Нельзя долго сидеть в обороне, нужно нападать самим, нужно вынудить Годоя показать свои рога. Пусть его ненавидят и боятся. На десять трусов всегда находится один мужчина, и он поднимает оружие. Нельзя, чтобы Арция поверила узурпатору, нельзя, чтобы мы выглядели смешно и глупо! Свергни Годой Эллари, империя вскинулась бы на дыбы, а плакать по Базилеку не будет никто! А Годой умен, он и Эланд-то попытался прибрать к рукам втихую, с расшаркиваниями да соболезнованиями. Сыграл, мерзавец, на всем — на твоем исчезновении, Рене, на магии своей паршивой, на том, что Рикаред такая, простите меня, Великие Братья, и вы, господа клирики, мокрица! И в Арции он так же извиваться будет…

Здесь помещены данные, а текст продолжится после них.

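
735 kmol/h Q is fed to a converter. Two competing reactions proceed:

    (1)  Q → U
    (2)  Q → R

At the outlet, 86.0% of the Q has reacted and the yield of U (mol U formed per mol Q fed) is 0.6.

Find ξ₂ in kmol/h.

Yield of U: 1ξ₁ / 735 = 0.6 → ξ₁ = 441 kmol/h.
Conversion of Q: 1ξ₁ + 1ξ₂ = 0.86 × 735 = 632.1 → ξ₂ = 191.1 kmol/h.
Outlet amounts (n = n₀ + Σ ν·ξ):
  Q: 735 − 1(441) − 1(191.1) = 102.9
  U: 0 + 1(441) = 441
  R: 0 + 1(191.1) = 191.1

ξ₂ = 191 kmol/h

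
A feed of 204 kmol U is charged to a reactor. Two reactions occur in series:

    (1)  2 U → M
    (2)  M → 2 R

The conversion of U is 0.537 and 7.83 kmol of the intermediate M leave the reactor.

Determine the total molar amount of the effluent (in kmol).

196 kmol

Conversion of U: U consumed = 2ξ₁ = 0.537 × 204 → ξ₁ = 54.77 kmol.
M balance: n_M = 0 + 1ξ₁ − 1ξ₂ = 7.83 → ξ₂ = (1·54.77 − 7.83)/1 = 46.94 kmol.
Outlet amounts (n = n₀ + Σ ν·ξ):
  U: 204 − 2(54.77) = 94.45
  M: 0 + 1(54.77) − 1(46.94) = 7.83
  R: 0 + 2(46.94) = 93.89
Total out = 94.45 + 7.83 + 93.89 = 196.2 kmol.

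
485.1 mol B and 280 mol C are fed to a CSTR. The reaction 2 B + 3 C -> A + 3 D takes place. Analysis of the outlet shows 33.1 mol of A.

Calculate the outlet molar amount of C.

181 mol

For A: n = n₀ + 1ξ → 33.1 = 0 + 1ξ, giving ξ = 33.1 mol.
Outlet amounts (n = n₀ + ν ξ):
  B: 485.1 − 2(33.1) = 418.9
  C: 280 − 3(33.1) = 180.7
  A: 0 + 1(33.1) = 33.1
  D: 0 + 3(33.1) = 99.3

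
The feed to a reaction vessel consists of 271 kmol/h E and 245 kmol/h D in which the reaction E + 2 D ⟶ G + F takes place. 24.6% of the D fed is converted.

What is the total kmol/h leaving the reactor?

486 kmol/h

D reacted = 0.246 × 245 = 60.27 kmol/h; ν_D = −2, so ξ = 60.27/2 = 30.13 kmol/h.
Outlet amounts (n = n₀ + ν ξ):
  E: 271 − 1(30.13) = 240.9
  D: 245 − 2(30.13) = 184.7
  G: 0 + 1(30.13) = 30.13
  F: 0 + 1(30.13) = 30.13
Total out = 240.9 + 184.7 + 30.13 + 30.13 = 485.9 kmol/h.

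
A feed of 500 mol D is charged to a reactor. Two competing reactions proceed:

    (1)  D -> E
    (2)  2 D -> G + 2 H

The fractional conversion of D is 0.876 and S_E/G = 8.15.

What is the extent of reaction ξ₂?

ξ₂ = 43.2 mol

Conversion of D: D consumed = 0.876 × 500 = 438 mol = 1ξ₁ + 2ξ₂.
Selectivity: 1ξ₁ / (1ξ₂) = 8.15 → ξ₁ = 8.15 ξ₂.
Substitute: (1·8.15 + 2) ξ₂ = 438 → ξ₂ = 43.15 mol, ξ₁ = 351.7 mol.
Outlet amounts (n = n₀ + Σ ν·ξ):
  D: 500 − 1(351.7) − 2(43.15) = 62
  E: 0 + 1(351.7) = 351.7
  G: 0 + 1(43.15) = 43.15
  H: 0 + 2(43.15) = 86.31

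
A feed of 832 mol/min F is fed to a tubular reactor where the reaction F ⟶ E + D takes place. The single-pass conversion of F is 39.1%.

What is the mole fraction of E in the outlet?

0.281

F reacted = 0.391 × 832 = 325.3 mol/min; ν_F = −1, so ξ = 325.3/1 = 325.3 mol/min.
Outlet amounts (n = n₀ + ν ξ):
  F: 832 − 1(325.3) = 506.7
  E: 0 + 1(325.3) = 325.3
  D: 0 + 1(325.3) = 325.3
Total out = 1157 mol/min; y_E = 325.3 / 1157 = 0.2811.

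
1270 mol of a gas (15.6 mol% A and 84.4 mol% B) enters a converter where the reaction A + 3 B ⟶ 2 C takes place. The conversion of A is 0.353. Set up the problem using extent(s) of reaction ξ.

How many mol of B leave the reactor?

A reacted = 0.353 × 198.1 = 69.94 mol; ν_A = −1, so ξ = 69.94/1 = 69.94 mol.
Outlet amounts (n = n₀ + ν ξ):
  A: 198.1 − 1(69.94) = 128.2
  B: 1072 − 3(69.94) = 862.1
  C: 0 + 2(69.94) = 139.9

862 mol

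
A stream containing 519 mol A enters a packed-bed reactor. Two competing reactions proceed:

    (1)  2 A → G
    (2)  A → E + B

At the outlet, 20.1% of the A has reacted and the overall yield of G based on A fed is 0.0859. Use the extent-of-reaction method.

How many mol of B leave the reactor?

15.2 mol

Yield of G: 1ξ₁ / 519 = 0.0859 → ξ₁ = 44.58 mol.
Conversion of A: 2ξ₁ + 1ξ₂ = 0.201 × 519 = 104.3 → ξ₂ = 15.15 mol.
Outlet amounts (n = n₀ + Σ ν·ξ):
  A: 519 − 2(44.58) − 1(15.15) = 414.7
  G: 0 + 1(44.58) = 44.58
  E: 0 + 1(15.15) = 15.15
  B: 0 + 1(15.15) = 15.15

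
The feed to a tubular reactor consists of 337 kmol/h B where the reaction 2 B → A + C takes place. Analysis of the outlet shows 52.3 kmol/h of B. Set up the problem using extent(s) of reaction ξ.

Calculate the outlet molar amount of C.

142 kmol/h

For B: n = n₀ − 2ξ → 52.3 = 337 − 2ξ, giving ξ = 142.3 kmol/h.
Outlet amounts (n = n₀ + ν ξ):
  B: 337 − 2(142.3) = 52.3
  A: 0 + 1(142.3) = 142.3
  C: 0 + 1(142.3) = 142.3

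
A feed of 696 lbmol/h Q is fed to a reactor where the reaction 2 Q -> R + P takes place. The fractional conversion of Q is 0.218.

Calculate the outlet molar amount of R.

75.9 lbmol/h

Q reacted = 0.218 × 696 = 151.7 lbmol/h; ν_Q = −2, so ξ = 151.7/2 = 75.86 lbmol/h.
Outlet amounts (n = n₀ + ν ξ):
  Q: 696 − 2(75.86) = 544.3
  R: 0 + 1(75.86) = 75.86
  P: 0 + 1(75.86) = 75.86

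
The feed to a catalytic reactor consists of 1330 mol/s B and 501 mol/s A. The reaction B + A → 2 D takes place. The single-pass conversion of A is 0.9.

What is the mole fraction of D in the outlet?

0.493

A reacted = 0.9 × 501 = 450.9 mol/s; ν_A = −1, so ξ = 450.9/1 = 450.9 mol/s.
Outlet amounts (n = n₀ + ν ξ):
  B: 1330 − 1(450.9) = 879.1
  A: 501 − 1(450.9) = 50.1
  D: 0 + 2(450.9) = 901.8
Total out = 1831 mol/s; y_D = 901.8 / 1831 = 0.4925.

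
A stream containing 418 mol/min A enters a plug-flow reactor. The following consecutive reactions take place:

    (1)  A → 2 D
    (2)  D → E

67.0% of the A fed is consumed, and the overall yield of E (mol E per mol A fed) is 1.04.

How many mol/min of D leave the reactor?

Conversion of A: A consumed = 1ξ₁ = 0.67 × 418 → ξ₁ = 280.1 mol/min.
Yield of E: 1ξ₂ / 418 = 1.04 → ξ₂ = 434.7 mol/min.
Outlet amounts (n = n₀ + Σ ν·ξ):
  A: 418 − 1(280.1) = 137.9
  D: 0 + 2(280.1) − 1(434.7) = 125.4
  E: 0 + 1(434.7) = 434.7

125 mol/min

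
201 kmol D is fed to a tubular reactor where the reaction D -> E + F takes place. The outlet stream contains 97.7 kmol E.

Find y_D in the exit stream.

For E: n = n₀ + 1ξ → 97.7 = 0 + 1ξ, giving ξ = 97.7 kmol.
Outlet amounts (n = n₀ + ν ξ):
  D: 201 − 1(97.7) = 103.3
  E: 0 + 1(97.7) = 97.7
  F: 0 + 1(97.7) = 97.7
Total out = 298.7 kmol; y_D = 103.3 / 298.7 = 0.3458.

0.346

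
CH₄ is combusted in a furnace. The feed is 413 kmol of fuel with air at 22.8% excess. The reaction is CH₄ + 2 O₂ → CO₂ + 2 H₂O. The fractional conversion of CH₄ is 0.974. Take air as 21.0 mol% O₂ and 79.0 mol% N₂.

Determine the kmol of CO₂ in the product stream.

402 kmol

Stoichiometric O₂ = 2 × 413 = 826 kmol; O₂ fed = 826 × 1.228 = 1014 kmol.
N₂ fed = 1014 × 79/21 = 3816 kmol.
Fuel reacted = 0.974 × 413 → ξ = 402.3 kmol.
Outlet (n = n₀ + ν ξ):
  CH₄: 413 − 1(402.3) = 10.74
  O₂: 1014 − 2(402.3) = 209.8
  N₂: 3816 (inert)
  CO₂: 0 + 1(402.3) = 402.3
  H₂O: 0 + 2(402.3) = 804.5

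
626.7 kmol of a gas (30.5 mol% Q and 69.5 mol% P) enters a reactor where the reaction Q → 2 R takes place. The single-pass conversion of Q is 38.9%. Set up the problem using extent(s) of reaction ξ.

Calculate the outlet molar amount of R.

Q reacted = 0.389 × 191.1 = 74.35 kmol; ν_Q = −1, so ξ = 74.35/1 = 74.35 kmol.
Outlet amounts (n = n₀ + ν ξ):
  Q: 191.1 − 1(74.35) = 116.8
  R: 0 + 2(74.35) = 148.7
  P: 435.6 (inert)

149 kmol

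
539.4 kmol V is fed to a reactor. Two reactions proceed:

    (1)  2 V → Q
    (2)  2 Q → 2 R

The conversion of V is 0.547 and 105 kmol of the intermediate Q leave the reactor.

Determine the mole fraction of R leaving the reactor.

Conversion of V: V consumed = 2ξ₁ = 0.547 × 539.4 → ξ₁ = 147.5 kmol.
Q balance: n_Q = 0 + 1ξ₁ − 2ξ₂ = 105 → ξ₂ = (1·147.5 − 105)/2 = 21.26 kmol.
Outlet amounts (n = n₀ + Σ ν·ξ):
  V: 539.4 − 2(147.5) = 244.3
  Q: 0 + 1(147.5) − 2(21.26) = 105
  R: 0 + 2(21.26) = 42.53
Total out = 391.9 kmol; y_R = 42.53 / 391.9 = 0.1085.

0.109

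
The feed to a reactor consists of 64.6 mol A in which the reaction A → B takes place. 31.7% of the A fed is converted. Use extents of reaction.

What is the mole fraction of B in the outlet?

0.317

A reacted = 0.317 × 64.6 = 20.48 mol; ν_A = −1, so ξ = 20.48/1 = 20.48 mol.
Outlet amounts (n = n₀ + ν ξ):
  A: 64.6 − 1(20.48) = 44.12
  B: 0 + 1(20.48) = 20.48
Total out = 64.6 mol; y_B = 20.48 / 64.6 = 0.317.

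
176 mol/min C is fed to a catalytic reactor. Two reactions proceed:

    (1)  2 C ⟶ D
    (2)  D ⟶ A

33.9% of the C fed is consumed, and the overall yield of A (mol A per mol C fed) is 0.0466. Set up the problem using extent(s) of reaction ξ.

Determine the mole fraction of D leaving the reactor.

Conversion of C: C consumed = 2ξ₁ = 0.339 × 176 → ξ₁ = 29.83 mol/min.
Yield of A: 1ξ₂ / 176 = 0.0466 → ξ₂ = 8.202 mol/min.
Outlet amounts (n = n₀ + Σ ν·ξ):
  C: 176 − 2(29.83) = 116.3
  D: 0 + 1(29.83) − 1(8.202) = 21.63
  A: 0 + 1(8.202) = 8.202
Total out = 146.2 mol/min; y_D = 21.63 / 146.2 = 0.148.

0.148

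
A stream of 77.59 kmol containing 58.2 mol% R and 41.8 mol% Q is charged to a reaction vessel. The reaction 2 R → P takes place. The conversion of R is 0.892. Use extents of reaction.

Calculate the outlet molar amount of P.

R reacted = 0.892 × 45.16 = 40.28 kmol; ν_R = −2, so ξ = 40.28/2 = 20.14 kmol.
Outlet amounts (n = n₀ + ν ξ):
  R: 45.16 − 2(20.14) = 4.877
  P: 0 + 1(20.14) = 20.14
  Q: 32.43 (inert)

20.1 kmol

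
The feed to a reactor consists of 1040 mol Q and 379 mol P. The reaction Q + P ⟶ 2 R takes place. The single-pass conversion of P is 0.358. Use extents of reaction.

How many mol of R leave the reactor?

271 mol

P reacted = 0.358 × 379 = 135.7 mol; ν_P = −1, so ξ = 135.7/1 = 135.7 mol.
Outlet amounts (n = n₀ + ν ξ):
  Q: 1040 − 1(135.7) = 904.3
  P: 379 − 1(135.7) = 243.3
  R: 0 + 2(135.7) = 271.4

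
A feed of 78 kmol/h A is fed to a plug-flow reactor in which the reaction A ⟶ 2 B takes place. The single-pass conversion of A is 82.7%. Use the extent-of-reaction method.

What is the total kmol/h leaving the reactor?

A reacted = 0.827 × 78 = 64.51 kmol/h; ν_A = −1, so ξ = 64.51/1 = 64.51 kmol/h.
Outlet amounts (n = n₀ + ν ξ):
  A: 78 − 1(64.51) = 13.49
  B: 0 + 2(64.51) = 129
Total out = 13.49 + 129 = 142.5 kmol/h.

143 kmol/h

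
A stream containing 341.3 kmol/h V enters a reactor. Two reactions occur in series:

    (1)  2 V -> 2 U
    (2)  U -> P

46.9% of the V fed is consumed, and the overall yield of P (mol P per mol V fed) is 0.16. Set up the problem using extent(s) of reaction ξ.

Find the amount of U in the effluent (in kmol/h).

Conversion of V: V consumed = 2ξ₁ = 0.469 × 341.3 → ξ₁ = 80.03 kmol/h.
Yield of P: 1ξ₂ / 341.3 = 0.16 → ξ₂ = 54.61 kmol/h.
Outlet amounts (n = n₀ + Σ ν·ξ):
  V: 341.3 − 2(80.03) = 181.2
  U: 0 + 2(80.03) − 1(54.61) = 105.5
  P: 0 + 1(54.61) = 54.61

105 kmol/h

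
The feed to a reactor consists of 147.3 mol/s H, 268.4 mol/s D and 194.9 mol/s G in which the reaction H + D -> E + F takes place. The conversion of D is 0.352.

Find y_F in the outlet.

0.155

D reacted = 0.352 × 268.4 = 94.48 mol/s; ν_D = −1, so ξ = 94.48/1 = 94.48 mol/s.
Outlet amounts (n = n₀ + ν ξ):
  H: 147.3 − 1(94.48) = 52.82
  D: 268.4 − 1(94.48) = 173.9
  E: 0 + 1(94.48) = 94.48
  F: 0 + 1(94.48) = 94.48
  G: 194.9 (inert)
Total out = 610.6 mol/s; y_F = 94.48 / 610.6 = 0.1547.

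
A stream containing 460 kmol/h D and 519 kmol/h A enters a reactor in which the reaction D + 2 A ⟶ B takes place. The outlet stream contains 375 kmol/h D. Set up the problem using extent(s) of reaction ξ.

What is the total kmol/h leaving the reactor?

For D: n = n₀ − 1ξ → 375 = 460 − 1ξ, giving ξ = 85 kmol/h.
Outlet amounts (n = n₀ + ν ξ):
  D: 460 − 1(85) = 375
  A: 519 − 2(85) = 349
  B: 0 + 1(85) = 85
Total out = 375 + 349 + 85 = 809 kmol/h.

809 kmol/h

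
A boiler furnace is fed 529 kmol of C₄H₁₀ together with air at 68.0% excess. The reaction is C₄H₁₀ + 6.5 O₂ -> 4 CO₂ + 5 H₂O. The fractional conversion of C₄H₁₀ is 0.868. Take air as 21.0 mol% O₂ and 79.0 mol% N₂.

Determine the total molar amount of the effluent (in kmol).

Stoichiometric O₂ = 6.5 × 529 = 3438 kmol; O₂ fed = 3438 × 1.680 = 5777 kmol.
N₂ fed = 5777 × 79/21 = 21730 kmol.
Fuel reacted = 0.868 × 529 → ξ = 459.2 kmol.
Outlet (n = n₀ + ν ξ):
  C₄H₁₀: 529 − 1(459.2) = 69.83
  O₂: 5777 − 6.5(459.2) = 2792
  N₂: 21730 (inert)
  CO₂: 0 + 4(459.2) = 1837
  H₂O: 0 + 5(459.2) = 2296
Total out = 69.83 + 2792 + 21730 + 1837 + 2296 = 28730 kmol.

28700 kmol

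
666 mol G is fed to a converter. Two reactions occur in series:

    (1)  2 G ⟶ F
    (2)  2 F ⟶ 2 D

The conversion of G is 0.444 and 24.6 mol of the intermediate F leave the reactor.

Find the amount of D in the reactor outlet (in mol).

Conversion of G: G consumed = 2ξ₁ = 0.444 × 666 → ξ₁ = 147.9 mol.
F balance: n_F = 0 + 1ξ₁ − 2ξ₂ = 24.6 → ξ₂ = (1·147.9 − 24.6)/2 = 61.63 mol.
Outlet amounts (n = n₀ + Σ ν·ξ):
  G: 666 − 2(147.9) = 370.3
  F: 0 + 1(147.9) − 2(61.63) = 24.6
  D: 0 + 2(61.63) = 123.3

123 mol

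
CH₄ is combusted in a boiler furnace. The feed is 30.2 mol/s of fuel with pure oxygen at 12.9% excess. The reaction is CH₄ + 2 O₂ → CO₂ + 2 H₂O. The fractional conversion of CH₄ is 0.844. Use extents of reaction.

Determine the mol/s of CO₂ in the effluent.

25.5 mol/s

Stoichiometric O₂ = 2 × 30.2 = 60.4 mol/s; O₂ fed = 60.4 × 1.129 = 68.19 mol/s.
Fuel reacted = 0.844 × 30.2 → ξ = 25.49 mol/s.
Outlet (n = n₀ + ν ξ):
  CH₄: 30.2 − 1(25.49) = 4.711
  O₂: 68.19 − 2(25.49) = 17.21
  CO₂: 0 + 1(25.49) = 25.49
  H₂O: 0 + 2(25.49) = 50.98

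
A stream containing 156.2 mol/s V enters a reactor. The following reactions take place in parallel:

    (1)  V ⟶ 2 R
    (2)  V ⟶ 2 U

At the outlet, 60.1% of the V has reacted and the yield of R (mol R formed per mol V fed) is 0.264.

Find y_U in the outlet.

0.586

Yield of R: 2ξ₁ / 156.2 = 0.264 → ξ₁ = 20.62 mol/s.
Conversion of V: 1ξ₁ + 1ξ₂ = 0.601 × 156.2 = 93.88 → ξ₂ = 73.26 mol/s.
Outlet amounts (n = n₀ + Σ ν·ξ):
  V: 156.2 − 1(20.62) − 1(73.26) = 62.32
  R: 0 + 2(20.62) = 41.24
  U: 0 + 2(73.26) = 146.5
Total out = 250.1 mol/s; y_U = 146.5 / 250.1 = 0.5859.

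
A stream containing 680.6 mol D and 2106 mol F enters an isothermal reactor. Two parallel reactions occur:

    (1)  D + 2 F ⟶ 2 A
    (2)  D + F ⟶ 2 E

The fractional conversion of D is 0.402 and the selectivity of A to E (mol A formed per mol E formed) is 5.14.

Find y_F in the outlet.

Conversion of D: D consumed = 0.402 × 680.6 = 273.6 mol = 1ξ₁ + 1ξ₂.
Selectivity: 2ξ₁ / (2ξ₂) = 5.14 → ξ₁ = 5.14 ξ₂.
Substitute: (1·5.14 + 1) ξ₂ = 273.6 → ξ₂ = 44.56 mol, ξ₁ = 229 mol.
Outlet amounts (n = n₀ + Σ ν·ξ):
  D: 680.6 − 1(229) − 1(44.56) = 407
  F: 2106 − 2(229) − 1(44.56) = 1603
  A: 0 + 2(229) = 458.1
  E: 0 + 2(44.56) = 89.12
Total out = 2558 mol; y_F = 1603 / 2558 = 0.6269.

0.627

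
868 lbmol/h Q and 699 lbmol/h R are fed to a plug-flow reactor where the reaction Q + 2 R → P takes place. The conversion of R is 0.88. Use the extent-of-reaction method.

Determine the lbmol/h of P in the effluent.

308 lbmol/h

R reacted = 0.88 × 699 = 615.1 lbmol/h; ν_R = −2, so ξ = 615.1/2 = 307.6 lbmol/h.
Outlet amounts (n = n₀ + ν ξ):
  Q: 868 − 1(307.6) = 560.4
  R: 699 − 2(307.6) = 83.88
  P: 0 + 1(307.6) = 307.6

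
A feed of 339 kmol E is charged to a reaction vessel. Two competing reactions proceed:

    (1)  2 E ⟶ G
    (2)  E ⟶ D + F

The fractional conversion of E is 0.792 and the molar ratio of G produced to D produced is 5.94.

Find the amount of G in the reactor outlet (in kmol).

Conversion of E: E consumed = 0.792 × 339 = 268.5 kmol = 2ξ₁ + 1ξ₂.
Selectivity: 1ξ₁ / (1ξ₂) = 5.94 → ξ₁ = 5.94 ξ₂.
Substitute: (2·5.94 + 1) ξ₂ = 268.5 → ξ₂ = 20.85 kmol, ξ₁ = 123.8 kmol.
Outlet amounts (n = n₀ + Σ ν·ξ):
  E: 339 − 2(123.8) − 1(20.85) = 70.51
  G: 0 + 1(123.8) = 123.8
  D: 0 + 1(20.85) = 20.85
  F: 0 + 1(20.85) = 20.85

124 kmol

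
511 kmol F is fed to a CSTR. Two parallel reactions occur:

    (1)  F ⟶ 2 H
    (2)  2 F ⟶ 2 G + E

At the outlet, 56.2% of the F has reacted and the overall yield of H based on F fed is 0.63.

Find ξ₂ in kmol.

Yield of H: 2ξ₁ / 511 = 0.63 → ξ₁ = 161 kmol.
Conversion of F: 1ξ₁ + 2ξ₂ = 0.562 × 511 = 287.2 → ξ₂ = 63.11 kmol.
Outlet amounts (n = n₀ + Σ ν·ξ):
  F: 511 − 1(161) − 2(63.11) = 223.8
  H: 0 + 2(161) = 321.9
  G: 0 + 2(63.11) = 126.2
  E: 0 + 1(63.11) = 63.11

ξ₂ = 63.1 kmol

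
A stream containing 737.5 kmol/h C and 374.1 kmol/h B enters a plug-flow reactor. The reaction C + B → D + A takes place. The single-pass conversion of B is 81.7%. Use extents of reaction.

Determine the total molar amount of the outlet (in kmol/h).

B reacted = 0.817 × 374.1 = 305.6 kmol/h; ν_B = −1, so ξ = 305.6/1 = 305.6 kmol/h.
Outlet amounts (n = n₀ + ν ξ):
  C: 737.5 − 1(305.6) = 431.9
  B: 374.1 − 1(305.6) = 68.46
  D: 0 + 1(305.6) = 305.6
  A: 0 + 1(305.6) = 305.6
Total out = 431.9 + 68.46 + 305.6 + 305.6 = 1112 kmol/h.

1110 kmol/h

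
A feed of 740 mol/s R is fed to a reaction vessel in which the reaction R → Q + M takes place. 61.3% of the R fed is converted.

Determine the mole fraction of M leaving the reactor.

R reacted = 0.613 × 740 = 453.6 mol/s; ν_R = −1, so ξ = 453.6/1 = 453.6 mol/s.
Outlet amounts (n = n₀ + ν ξ):
  R: 740 − 1(453.6) = 286.4
  Q: 0 + 1(453.6) = 453.6
  M: 0 + 1(453.6) = 453.6
Total out = 1194 mol/s; y_M = 453.6 / 1194 = 0.38.

0.38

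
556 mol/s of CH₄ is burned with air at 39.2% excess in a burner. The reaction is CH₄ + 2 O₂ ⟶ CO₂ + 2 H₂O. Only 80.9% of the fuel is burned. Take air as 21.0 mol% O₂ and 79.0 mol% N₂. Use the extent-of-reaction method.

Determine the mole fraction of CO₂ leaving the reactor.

Stoichiometric O₂ = 2 × 556 = 1112 mol/s; O₂ fed = 1112 × 1.392 = 1548 mol/s.
N₂ fed = 1548 × 79/21 = 5823 mol/s.
Fuel reacted = 0.809 × 556 → ξ = 449.8 mol/s.
Outlet (n = n₀ + ν ξ):
  CH₄: 556 − 1(449.8) = 106.2
  O₂: 1548 − 2(449.8) = 648.3
  N₂: 5823 (inert)
  CO₂: 0 + 1(449.8) = 449.8
  H₂O: 0 + 2(449.8) = 899.6
Total out = 7927 mol/s; y_CO₂ = 449.8 / 7927 = 0.05674.

0.0567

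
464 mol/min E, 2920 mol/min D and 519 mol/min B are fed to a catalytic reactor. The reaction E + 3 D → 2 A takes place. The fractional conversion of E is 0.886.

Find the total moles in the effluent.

3080 mol/min

E reacted = 0.886 × 464 = 411.1 mol/min; ν_E = −1, so ξ = 411.1/1 = 411.1 mol/min.
Outlet amounts (n = n₀ + ν ξ):
  E: 464 − 1(411.1) = 52.9
  D: 2920 − 3(411.1) = 1687
  A: 0 + 2(411.1) = 822.2
  B: 519 (inert)
Total out = 52.9 + 1687 + 822.2 + 519 = 3081 mol/min.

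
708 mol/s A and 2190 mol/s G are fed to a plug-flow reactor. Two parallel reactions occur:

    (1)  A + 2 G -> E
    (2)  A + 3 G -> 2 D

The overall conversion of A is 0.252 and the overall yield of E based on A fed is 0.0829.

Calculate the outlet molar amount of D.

239 mol/s

Yield of E: 1ξ₁ / 708 = 0.0829 → ξ₁ = 58.69 mol/s.
Conversion of A: 1ξ₁ + 1ξ₂ = 0.252 × 708 = 178.4 → ξ₂ = 119.7 mol/s.
Outlet amounts (n = n₀ + Σ ν·ξ):
  A: 708 − 1(58.69) − 1(119.7) = 529.6
  G: 2190 − 2(58.69) − 3(119.7) = 1713
  E: 0 + 1(58.69) = 58.69
  D: 0 + 2(119.7) = 239.4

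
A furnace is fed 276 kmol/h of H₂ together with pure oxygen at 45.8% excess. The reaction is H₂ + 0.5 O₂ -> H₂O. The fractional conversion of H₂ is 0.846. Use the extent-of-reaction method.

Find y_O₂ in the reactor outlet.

0.234

Stoichiometric O₂ = 0.5 × 276 = 138 kmol/h; O₂ fed = 138 × 1.458 = 201.2 kmol/h.
Fuel reacted = 0.846 × 276 → ξ = 233.5 kmol/h.
Outlet (n = n₀ + ν ξ):
  H₂: 276 − 1(233.5) = 42.5
  O₂: 201.2 − 0.5(233.5) = 84.46
  H₂O: 0 + 1(233.5) = 233.5
Total out = 360.5 kmol/h; y_O₂ = 84.46 / 360.5 = 0.2343.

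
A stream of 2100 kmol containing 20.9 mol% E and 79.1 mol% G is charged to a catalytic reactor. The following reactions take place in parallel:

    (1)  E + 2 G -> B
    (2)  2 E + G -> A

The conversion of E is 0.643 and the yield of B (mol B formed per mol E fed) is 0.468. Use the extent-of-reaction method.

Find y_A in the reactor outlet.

Yield of B: 1ξ₁ / 438.9 = 0.468 → ξ₁ = 205.4 kmol.
Conversion of E: 1ξ₁ + 2ξ₂ = 0.643 × 438.9 = 282.2 → ξ₂ = 38.4 kmol.
Outlet amounts (n = n₀ + Σ ν·ξ):
  E: 438.9 − 1(205.4) − 2(38.4) = 156.7
  G: 1661 − 2(205.4) − 1(38.4) = 1212
  B: 0 + 1(205.4) = 205.4
  A: 0 + 1(38.4) = 38.4
Total out = 1612 kmol; y_A = 38.4 / 1612 = 0.02382.

0.0238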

— Будет, — подтвердил Гардани, — тарскиец свил себе гнездо в Гелани, но там его точно ненавидят и боятся. Таянцам не нужно объяснять, что это за тварь! — «Серебряный» скрипнул зубами. — Он запугал людей до полусмерти, но страх еще не успел врасти им в кожу. Таяна может и должна восстать. А если он будет отрезан от Тарски и своих гоблинов и заперт в Арции между Эландом и Атэвом, ему придется крутиться, как ужу на сковородке… В Эланде меня еще помнят, а кое-кто и любит. То, что я воскрес, воспримут как знак судьбы. Если мы с «Серебряными» тайно вернемся в Гелань через Чернолесье и мои родовые земли, то соберем неплохую силу. Думаю, запалить восстание в Гелани мне по плечу, а там поднимутся Роггская долина и таянская Фронтера…

— Разумно, — не выдержал Мальвани. — И если граф Гардани берется исполнить задуманное.

— Нет, — слово Рене возымело эффект неожиданного выстрела из пистоля, а герцог слегка улыбнулся и повторил: — Нет, Шани, никуда я тебя не отпущу!